A ship carrying 100 people was also swept away, the Kyodo news agency reported.

"Most or all coal stocks will be washed out at many of the coal-fired power plants," he said. "Ports will be closed at least for a short period until damage assessments can take place."

Around 4.4 million homes were without power in northern Japan, media said.

Hokuriku Electric Co said all three reactors at its Onagawa nuclear plant in northern Japan shut down automatically.

Some 2,000 residents living near a nuclear plant in Fukushima prefecture, north of Tokyo, were told to evacuate but the government said no radiation was leaking. It said the evacuation was a precaution after a reactor cooling malfunction.

Electric Power Development (J-Power) has also halted operations of its Isogo thermal plant in Yokohama, Jiji reported.

Mitsubishi Chemical halted operations at two naphtha crackers at Kashima after a power outage. The units produce 828,000 tonnes per year of ethylene, or around 11 per cent of Japan's overall capacity.

FUEL OIL

Asian fuel oil's front-month time-spreads climbed $1.00 a tonne on Friday, after the earthquake forced nuclear plants to shut down, possibly boosting fuel demand, traders said.

Japan is expected to seek more supplies of low-sulphur fuel oil (LSFO) for power generation due to the shutdown of several nuclear plants, traders said.

"I would expect that to happen and soon, and they would probably have to pay up if the demand is for prompt-arrival cargoes and in large volumes, as overall supply in Asia is quite small and quite niche," a Singapore-based LSFO trader said.

Most of the region's supply of 100,000-150,000 tonnes a month comes from Brazil's Petrobras, which produces the residual fuel from its refineries. Supplies also come from traders such as Vitol, Trafigura and Westport, who blend the cargoes, and Indonesia's Pertamina, which exports about 2 million barrels of low-sulphur waxy residue (LSWR) a month.

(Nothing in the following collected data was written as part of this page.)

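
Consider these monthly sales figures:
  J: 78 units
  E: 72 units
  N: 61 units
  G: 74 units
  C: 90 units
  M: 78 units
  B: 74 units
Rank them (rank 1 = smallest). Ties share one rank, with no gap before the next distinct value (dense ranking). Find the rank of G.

3

Sorted (ascending): 61, 72, 74, 74, 78, 78, 90
The 2 values of 74 share dense rank 3.
The 2 values of 78 share dense rank 4.
Remaining distinct values take the next consecutive integers.
G has value 74 units → rank 3.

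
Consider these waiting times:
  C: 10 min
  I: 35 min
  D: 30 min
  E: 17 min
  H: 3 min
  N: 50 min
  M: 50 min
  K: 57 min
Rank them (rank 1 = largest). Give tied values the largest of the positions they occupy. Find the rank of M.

Sorted (descending): 57, 50, 50, 35, 30, 17, 10, 3
The 2 values of 50 occupy positions 2–3 → each gets rank 3.
M has value 50 min → rank 3.

3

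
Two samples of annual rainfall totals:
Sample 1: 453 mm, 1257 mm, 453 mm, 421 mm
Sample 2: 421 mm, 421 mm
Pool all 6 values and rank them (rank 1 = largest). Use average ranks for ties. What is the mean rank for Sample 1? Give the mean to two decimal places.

Sorted (descending): 1257, 453, 453, 421, 421, 421
The 2 values of 453 occupy positions 2–3 → average rank (2+3)/2 = 2.5.
The 3 values of 421 occupy positions 4–6 → average rank 5.
Sample 1 values → pooled ranks: 453→2.5, 1257→1, 453→2.5, 421→5
Mean rank = (2.5 + 1 + 2.5 + 5) / 4 = 2.75

2.75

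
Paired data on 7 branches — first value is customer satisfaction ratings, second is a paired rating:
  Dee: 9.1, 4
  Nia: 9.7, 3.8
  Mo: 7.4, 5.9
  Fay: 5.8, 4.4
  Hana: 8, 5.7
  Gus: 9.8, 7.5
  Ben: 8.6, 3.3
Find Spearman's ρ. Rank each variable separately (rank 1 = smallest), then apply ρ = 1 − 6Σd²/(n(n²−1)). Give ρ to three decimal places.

Ranks of variable 1: 5, 6, 2, 1, 3, 7, 4
Ranks of variable 2: 3, 2, 6, 4, 5, 7, 1
d = r₁ − r₂: 2, 4, -4, -3, -2, 0, 3
d²: 4, 16, 16, 9, 4, 0, 9; Σd² = 58
ρ = 1 − 6·58/(7·48) = 1 − 348/336 = -0.036

-0.036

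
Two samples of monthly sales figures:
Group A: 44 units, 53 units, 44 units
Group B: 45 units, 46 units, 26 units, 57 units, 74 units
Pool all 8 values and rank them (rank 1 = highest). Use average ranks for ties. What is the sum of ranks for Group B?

20

Sorted (descending): 74, 57, 53, 46, 45, 44, 44, 26
The 2 values of 44 occupy positions 6–7 → average rank (6+7)/2 = 6.5.
Group B values → pooled ranks: 45→5, 46→4, 26→8, 57→2, 74→1
Rank sum = 5 + 4 + 8 + 2 + 1 = 20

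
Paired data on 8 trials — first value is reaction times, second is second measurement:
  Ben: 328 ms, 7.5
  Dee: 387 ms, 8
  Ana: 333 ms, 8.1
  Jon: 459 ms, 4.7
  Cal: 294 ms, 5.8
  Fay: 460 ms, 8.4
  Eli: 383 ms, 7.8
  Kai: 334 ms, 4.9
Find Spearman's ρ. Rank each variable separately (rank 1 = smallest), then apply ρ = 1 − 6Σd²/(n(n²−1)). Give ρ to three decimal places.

Ranks of variable 1: 2, 6, 3, 7, 1, 8, 5, 4
Ranks of variable 2: 4, 6, 7, 1, 3, 8, 5, 2
d = r₁ − r₂: -2, 0, -4, 6, -2, 0, 0, 2
d²: 4, 0, 16, 36, 4, 0, 0, 4; Σd² = 64
ρ = 1 − 6·64/(8·63) = 1 − 384/504 = 0.238

0.238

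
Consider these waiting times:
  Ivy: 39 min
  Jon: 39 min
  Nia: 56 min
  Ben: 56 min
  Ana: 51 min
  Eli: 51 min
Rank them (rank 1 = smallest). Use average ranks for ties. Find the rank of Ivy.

Sorted (ascending): 39, 39, 51, 51, 56, 56
The 2 values of 39 occupy positions 1–2 → average rank (1+2)/2 = 1.5.
The 2 values of 51 occupy positions 3–4 → average rank (3+4)/2 = 3.5.
The 2 values of 56 occupy positions 5–6 → average rank (5+6)/2 = 5.5.
Ivy has value 39 min → rank 1.5.

1.5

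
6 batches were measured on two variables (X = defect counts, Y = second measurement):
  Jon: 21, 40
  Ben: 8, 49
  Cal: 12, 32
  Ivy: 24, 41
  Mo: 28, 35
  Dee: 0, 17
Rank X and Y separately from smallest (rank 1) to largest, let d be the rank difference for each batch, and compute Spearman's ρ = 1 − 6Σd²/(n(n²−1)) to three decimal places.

0.257

Ranks of variable 1: 4, 2, 3, 5, 6, 1
Ranks of variable 2: 4, 6, 2, 5, 3, 1
d = r₁ − r₂: 0, -4, 1, 0, 3, 0
d²: 0, 16, 1, 0, 9, 0; Σd² = 26
ρ = 1 − 6·26/(6·35) = 1 − 156/210 = 0.257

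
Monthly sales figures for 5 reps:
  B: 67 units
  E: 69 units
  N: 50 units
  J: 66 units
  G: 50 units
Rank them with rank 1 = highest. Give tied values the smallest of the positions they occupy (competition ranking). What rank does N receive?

4

Sorted (descending): 69, 67, 66, 50, 50
The 2 values of 50 occupy positions 4–5 → each gets rank 4.
N has value 50 units → rank 4.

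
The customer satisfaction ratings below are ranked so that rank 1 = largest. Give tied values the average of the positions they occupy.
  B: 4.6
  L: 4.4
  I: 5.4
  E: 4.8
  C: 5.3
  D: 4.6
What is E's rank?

Sorted (descending): 5.4, 5.3, 4.8, 4.6, 4.6, 4.4
The 2 values of 4.6 occupy positions 4–5 → average rank (4+5)/2 = 4.5.
E has value 4.8 → rank 3.

3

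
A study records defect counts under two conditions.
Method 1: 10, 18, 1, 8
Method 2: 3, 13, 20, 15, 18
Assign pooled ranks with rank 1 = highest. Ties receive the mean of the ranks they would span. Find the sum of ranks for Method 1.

24.5

Sorted (descending): 20, 18, 18, 15, 13, 10, 8, 3, 1
The 2 values of 18 occupy positions 2–3 → average rank (2+3)/2 = 2.5.
Method 1 values → pooled ranks: 10→6, 18→2.5, 1→9, 8→7
Rank sum = 6 + 2.5 + 9 + 7 = 24.5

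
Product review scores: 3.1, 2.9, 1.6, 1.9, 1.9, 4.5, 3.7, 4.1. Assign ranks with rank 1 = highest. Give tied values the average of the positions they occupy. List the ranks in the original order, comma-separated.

4, 5, 8, 6.5, 6.5, 1, 3, 2

Sorted (descending): 4.5, 4.1, 3.7, 3.1, 2.9, 1.9, 1.9, 1.6
The 2 values of 1.9 occupy positions 6–7 → average rank (6+7)/2 = 6.5.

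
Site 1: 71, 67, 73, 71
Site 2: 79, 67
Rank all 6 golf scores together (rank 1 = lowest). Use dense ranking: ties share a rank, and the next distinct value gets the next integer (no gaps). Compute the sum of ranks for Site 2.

5

Sorted (ascending): 67, 67, 71, 71, 73, 79
The 2 values of 67 share dense rank 1.
The 2 values of 71 share dense rank 2.
Remaining distinct values take the next consecutive integers.
Site 2 values → pooled ranks: 79→4, 67→1
Rank sum = 4 + 1 = 5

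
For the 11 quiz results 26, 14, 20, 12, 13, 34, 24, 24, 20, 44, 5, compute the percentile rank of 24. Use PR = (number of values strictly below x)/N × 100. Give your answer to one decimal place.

54.5

N = 11.
Strictly below 24: 6. Equal to 24: 2.
PR = 6/11 × 100 = 54.5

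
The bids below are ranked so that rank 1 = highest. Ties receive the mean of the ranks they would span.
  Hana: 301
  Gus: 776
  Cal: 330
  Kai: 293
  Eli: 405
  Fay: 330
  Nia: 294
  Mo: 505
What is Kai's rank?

8

Sorted (descending): 776, 505, 405, 330, 330, 301, 294, 293
The 2 values of 330 occupy positions 4–5 → average rank (4+5)/2 = 4.5.
Kai has value 293 → rank 8.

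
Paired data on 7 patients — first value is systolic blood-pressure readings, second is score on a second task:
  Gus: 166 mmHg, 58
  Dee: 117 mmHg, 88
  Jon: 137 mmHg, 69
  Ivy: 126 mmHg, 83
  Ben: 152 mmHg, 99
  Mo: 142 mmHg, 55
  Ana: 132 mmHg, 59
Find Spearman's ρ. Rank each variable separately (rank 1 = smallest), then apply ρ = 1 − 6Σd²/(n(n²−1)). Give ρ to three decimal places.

-0.357

Ranks of variable 1: 7, 1, 4, 2, 6, 5, 3
Ranks of variable 2: 2, 6, 4, 5, 7, 1, 3
d = r₁ − r₂: 5, -5, 0, -3, -1, 4, 0
d²: 25, 25, 0, 9, 1, 16, 0; Σd² = 76
ρ = 1 − 6·76/(7·48) = 1 − 456/336 = -0.357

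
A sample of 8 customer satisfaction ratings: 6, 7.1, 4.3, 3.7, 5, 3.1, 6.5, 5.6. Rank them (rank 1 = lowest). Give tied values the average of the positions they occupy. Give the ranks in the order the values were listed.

6, 8, 3, 2, 4, 1, 7, 5

Sorted (ascending): 3.1, 3.7, 4.3, 5, 5.6, 6, 6.5, 7.1
No ties — each value takes its position as its rank.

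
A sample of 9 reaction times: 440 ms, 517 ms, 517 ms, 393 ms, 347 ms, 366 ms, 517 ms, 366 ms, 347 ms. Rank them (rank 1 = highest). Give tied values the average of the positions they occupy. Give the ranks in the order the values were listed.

Sorted (descending): 517, 517, 517, 440, 393, 366, 366, 347, 347
The 3 values of 517 occupy positions 1–3 → average rank 2.
The 2 values of 366 occupy positions 6–7 → average rank (6+7)/2 = 6.5.
The 2 values of 347 occupy positions 8–9 → average rank (8+9)/2 = 8.5.

4, 2, 2, 5, 8.5, 6.5, 2, 6.5, 8.5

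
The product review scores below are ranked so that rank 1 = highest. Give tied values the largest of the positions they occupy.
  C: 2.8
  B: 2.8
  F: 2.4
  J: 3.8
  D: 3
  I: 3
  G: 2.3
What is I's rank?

Sorted (descending): 3.8, 3, 3, 2.8, 2.8, 2.4, 2.3
The 2 values of 3 occupy positions 2–3 → each gets rank 3.
The 2 values of 2.8 occupy positions 4–5 → each gets rank 5.
I has value 3 → rank 3.

3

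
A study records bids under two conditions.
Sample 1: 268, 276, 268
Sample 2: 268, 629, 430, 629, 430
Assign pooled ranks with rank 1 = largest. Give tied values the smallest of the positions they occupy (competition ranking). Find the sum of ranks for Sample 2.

14

Sorted (descending): 629, 629, 430, 430, 276, 268, 268, 268
The 2 values of 629 occupy positions 1–2 → each gets rank 1.
The 2 values of 430 occupy positions 3–4 → each gets rank 3.
The 3 values of 268 occupy positions 6–8 → each gets rank 6.
Sample 2 values → pooled ranks: 268→6, 629→1, 430→3, 629→1, 430→3
Rank sum = 6 + 1 + 3 + 1 + 3 = 14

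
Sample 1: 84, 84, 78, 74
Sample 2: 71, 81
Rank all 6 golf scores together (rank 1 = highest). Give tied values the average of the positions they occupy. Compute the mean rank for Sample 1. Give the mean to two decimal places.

3.00

Sorted (descending): 84, 84, 81, 78, 74, 71
The 2 values of 84 occupy positions 1–2 → average rank (1+2)/2 = 1.5.
Sample 1 values → pooled ranks: 84→1.5, 84→1.5, 78→4, 74→5
Mean rank = (1.5 + 1.5 + 4 + 5) / 4 = 3.00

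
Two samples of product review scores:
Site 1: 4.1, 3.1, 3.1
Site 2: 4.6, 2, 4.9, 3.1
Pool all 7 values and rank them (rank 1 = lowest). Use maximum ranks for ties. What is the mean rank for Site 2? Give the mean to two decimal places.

Sorted (ascending): 2, 3.1, 3.1, 3.1, 4.1, 4.6, 4.9
The 3 values of 3.1 occupy positions 2–4 → each gets rank 4.
Site 2 values → pooled ranks: 4.6→6, 2→1, 4.9→7, 3.1→4
Mean rank = (6 + 1 + 7 + 4) / 4 = 4.50

4.50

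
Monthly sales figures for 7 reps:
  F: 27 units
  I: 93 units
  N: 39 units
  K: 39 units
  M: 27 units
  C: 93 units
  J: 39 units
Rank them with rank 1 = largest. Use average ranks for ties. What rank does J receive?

4

Sorted (descending): 93, 93, 39, 39, 39, 27, 27
The 2 values of 93 occupy positions 1–2 → average rank (1+2)/2 = 1.5.
The 3 values of 39 occupy positions 3–5 → average rank 4.
The 2 values of 27 occupy positions 6–7 → average rank (6+7)/2 = 6.5.
J has value 39 units → rank 4.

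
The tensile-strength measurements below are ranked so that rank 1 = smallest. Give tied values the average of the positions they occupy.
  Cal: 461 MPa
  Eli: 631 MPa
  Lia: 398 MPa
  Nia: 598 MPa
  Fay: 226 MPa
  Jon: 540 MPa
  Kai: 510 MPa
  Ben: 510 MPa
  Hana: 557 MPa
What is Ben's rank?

Sorted (ascending): 226, 398, 461, 510, 510, 540, 557, 598, 631
The 2 values of 510 occupy positions 4–5 → average rank (4+5)/2 = 4.5.
Ben has value 510 MPa → rank 4.5.

4.5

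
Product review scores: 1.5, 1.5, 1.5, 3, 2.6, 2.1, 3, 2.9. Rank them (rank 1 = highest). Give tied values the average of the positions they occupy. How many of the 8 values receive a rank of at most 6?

Sorted (descending): 3, 3, 2.9, 2.6, 2.1, 1.5, 1.5, 1.5
The 2 values of 3 occupy positions 1–2 → average rank (1+2)/2 = 1.5.
The 3 values of 1.5 occupy positions 6–8 → average rank 7.
Ranks ≤ 6: {1.5, 1.5, 3, 4, 5} → 5 values.

5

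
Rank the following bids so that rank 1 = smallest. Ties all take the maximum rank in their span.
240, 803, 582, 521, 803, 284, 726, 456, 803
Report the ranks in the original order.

1, 9, 5, 4, 9, 2, 6, 3, 9

Sorted (ascending): 240, 284, 456, 521, 582, 726, 803, 803, 803
The 3 values of 803 occupy positions 7–9 → each gets rank 9.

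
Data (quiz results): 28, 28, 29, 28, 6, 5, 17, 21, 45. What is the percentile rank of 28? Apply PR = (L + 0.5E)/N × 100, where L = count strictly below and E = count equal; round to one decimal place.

61.1

N = 9.
Strictly below 28: 4. Equal to 28: 3.
PR = (4 + 0.5·3)/9 × 100 = 61.1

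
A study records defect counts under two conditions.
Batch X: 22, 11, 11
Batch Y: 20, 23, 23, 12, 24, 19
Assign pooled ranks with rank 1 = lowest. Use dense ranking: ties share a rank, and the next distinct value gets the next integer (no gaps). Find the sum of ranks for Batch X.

Sorted (ascending): 11, 11, 12, 19, 20, 22, 23, 23, 24
The 2 values of 11 share dense rank 1.
The 2 values of 23 share dense rank 6.
Remaining distinct values take the next consecutive integers.
Batch X values → pooled ranks: 22→5, 11→1, 11→1
Rank sum = 5 + 1 + 1 = 7

7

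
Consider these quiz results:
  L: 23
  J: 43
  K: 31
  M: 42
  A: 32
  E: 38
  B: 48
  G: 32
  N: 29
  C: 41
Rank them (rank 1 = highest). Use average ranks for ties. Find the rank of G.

Sorted (descending): 48, 43, 42, 41, 38, 32, 32, 31, 29, 23
The 2 values of 32 occupy positions 6–7 → average rank (6+7)/2 = 6.5.
G has value 32 → rank 6.5.

6.5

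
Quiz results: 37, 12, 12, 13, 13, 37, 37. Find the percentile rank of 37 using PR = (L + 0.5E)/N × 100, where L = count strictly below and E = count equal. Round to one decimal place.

78.6

N = 7.
Strictly below 37: 4. Equal to 37: 3.
PR = (4 + 0.5·3)/7 × 100 = 78.6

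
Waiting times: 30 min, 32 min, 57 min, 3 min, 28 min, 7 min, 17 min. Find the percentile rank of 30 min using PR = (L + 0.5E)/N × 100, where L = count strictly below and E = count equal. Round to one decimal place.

64.3

N = 7.
Strictly below 30: 4. Equal to 30: 1.
PR = (4 + 0.5·1)/7 × 100 = 64.3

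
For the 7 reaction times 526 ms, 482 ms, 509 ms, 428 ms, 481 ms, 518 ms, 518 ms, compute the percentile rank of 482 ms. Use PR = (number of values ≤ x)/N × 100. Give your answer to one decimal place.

42.9

N = 7.
Strictly below 482: 2. Equal to 482: 1.
PR = 3/7 × 100 = 42.9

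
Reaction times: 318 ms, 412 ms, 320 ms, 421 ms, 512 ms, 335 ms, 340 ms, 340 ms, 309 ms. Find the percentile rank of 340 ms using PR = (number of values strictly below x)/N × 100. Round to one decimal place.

44.4

N = 9.
Strictly below 340: 4. Equal to 340: 2.
PR = 4/9 × 100 = 44.4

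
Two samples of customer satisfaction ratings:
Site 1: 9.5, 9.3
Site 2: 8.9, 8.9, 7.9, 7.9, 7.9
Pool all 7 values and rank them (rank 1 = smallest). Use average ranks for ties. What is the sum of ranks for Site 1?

13

Sorted (ascending): 7.9, 7.9, 7.9, 8.9, 8.9, 9.3, 9.5
The 3 values of 7.9 occupy positions 1–3 → average rank 2.
The 2 values of 8.9 occupy positions 4–5 → average rank (4+5)/2 = 4.5.
Site 1 values → pooled ranks: 9.5→7, 9.3→6
Rank sum = 7 + 6 = 13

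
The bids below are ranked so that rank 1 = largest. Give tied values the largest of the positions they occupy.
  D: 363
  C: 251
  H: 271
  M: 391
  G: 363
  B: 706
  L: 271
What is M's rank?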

Petrobras said operations were normal at its 100,000 barrel per day Nansei Sekiyu refinery.

Middle distillates also strengthened after the quake, with gas oil's April/May timespread flipping into positive territory on the prospect of supply disruptions out of Japan, traders said.

BASE METALS

Base metals reacted negatively to the quake, with copper and aluminium extending earlier losses. London Metal Exchange copper dropped by around $200, or more than 2 per cent, after the quake, to touch a three-month low of $9,045. Aluminium shed more than 2 per cent.

Japan was expected to produce 1.6 million tonnes of refined copper in 2011, about 7.6 per cent of world output. Most of Japan's eight copper refineries were probably far enough away from the quake epicentre to escape serious damage.

But two, the 250,000-tonne-per-year Onahama plant and the 217,000 tonne Hitachi operation, both owned by Pan Pacific, were close enough to the coast for analysts to describe them as at risk. Japan produces around 670,000 tonnes of zinc, or 5 per cent of world output.